We speculate that microbial interactions and the related cascading effects were more enhanced in winter than in summer. This was indicated by the couplings (1) between chlorophyll a and bacterial production (Ducklow and Carlson 1992), (2) between viral abundance and bacterial abundance production and enzymatic activity (Bettarel et al. 2003, 2004) and (3) between the abundances of viruses and bacteria and their potential HNF grazers (Gonzalez and Suttle 1993; Bettarel et al. 2005) in winter. It is tempting to attribute the higher abundance and potential bacterivory (that considerably exceeded bacterial production in all samples) of HNF in December (compared to June) to the reduction of grazing pressure from zooplankton, resulting in higher competition for food in HNF communities, a diversification of their diet and the occurrence of non-bacterivorous species. In contrast, higher zooplankton grazing pressure on HNF in June could have given a competitive advantage to the tiniest HNF cells, i.e. the dominant bacterivores in aquatic systems (Strom 2000), which are known to be strong stimulators of bacterial production (Posch et al. 1999; Simek et al. 2001; Sime-Ngando and Ram 2005). This may, thus, also help explain the two exceptions to the detected ‘anomaly’ (i.e. the fact that most biological variables under study were significantly higher in the winter than in the summer) noted for autotrophic picoplankton and bacterial production. We consider that the detected ‘anomaly’ was likely to be forced by the seasonal behaviour of the major phytoplankton population, in relation to the grazing environment and the related trophic interactions.

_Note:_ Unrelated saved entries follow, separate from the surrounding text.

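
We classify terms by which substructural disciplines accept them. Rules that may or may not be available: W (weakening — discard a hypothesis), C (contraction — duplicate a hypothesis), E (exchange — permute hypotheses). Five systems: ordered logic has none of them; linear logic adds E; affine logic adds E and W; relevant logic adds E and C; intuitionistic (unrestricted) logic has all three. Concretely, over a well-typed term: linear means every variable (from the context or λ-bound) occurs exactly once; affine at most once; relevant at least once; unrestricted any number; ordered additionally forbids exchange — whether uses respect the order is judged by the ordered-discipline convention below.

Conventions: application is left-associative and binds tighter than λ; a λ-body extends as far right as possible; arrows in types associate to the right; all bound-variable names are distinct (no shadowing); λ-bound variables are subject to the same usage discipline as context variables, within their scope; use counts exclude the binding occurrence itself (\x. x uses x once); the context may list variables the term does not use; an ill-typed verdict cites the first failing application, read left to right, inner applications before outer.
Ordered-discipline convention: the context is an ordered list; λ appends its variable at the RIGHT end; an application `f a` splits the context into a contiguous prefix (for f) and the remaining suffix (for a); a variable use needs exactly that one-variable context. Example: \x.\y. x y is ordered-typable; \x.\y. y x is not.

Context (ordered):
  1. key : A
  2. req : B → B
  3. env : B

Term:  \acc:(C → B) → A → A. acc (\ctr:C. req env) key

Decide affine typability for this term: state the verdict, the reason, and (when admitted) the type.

yes — none of key, req, env, acc, ctr used more than once; term : ((C → B) → A → A) → A
usage: key: 1; req: 1; env: 1; acc [bound]: 1; ctr [bound]: 0
order of uses: acc, req, env, key
typing: ✓ — ((C → B) → A → A) → A
summary: ordered ✗ · linear ✗ · affine ✓ · relevant ✗ · unrestricted ✓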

In conclusion, microbial parameters under study varied considerably over a short-term period in Lake Bourget. Circadian variations noted for DOC and chlorophyll a concentrations were found to match the day–night cycle to some extent. However, despite the external abiotic forcing (light, water movements), the fluctuations in biological variables in most cases were apparently forced by trophic interactions. However, we think that a much tighter vertical and temporal sampling programme than ours would be required to better observe general patterns of diel changes in Lake Bourget. Clearly, our study could not distinguish all of the factors relating to short-term variations in the microbial components under study. It, therefore, left unresolved the question of the impact of micro- and mesozooplankton (such as ciliates and rotifers), the role of a variety of sources of food and predation, and possibly chaotic population fluctuations. Nevertheless, we believe that, short-term, in-situ models to study microbial components constitute a rather promising approach to understanding the overall functioning of the planktonic food web in natural lakes such as Lake Bourget.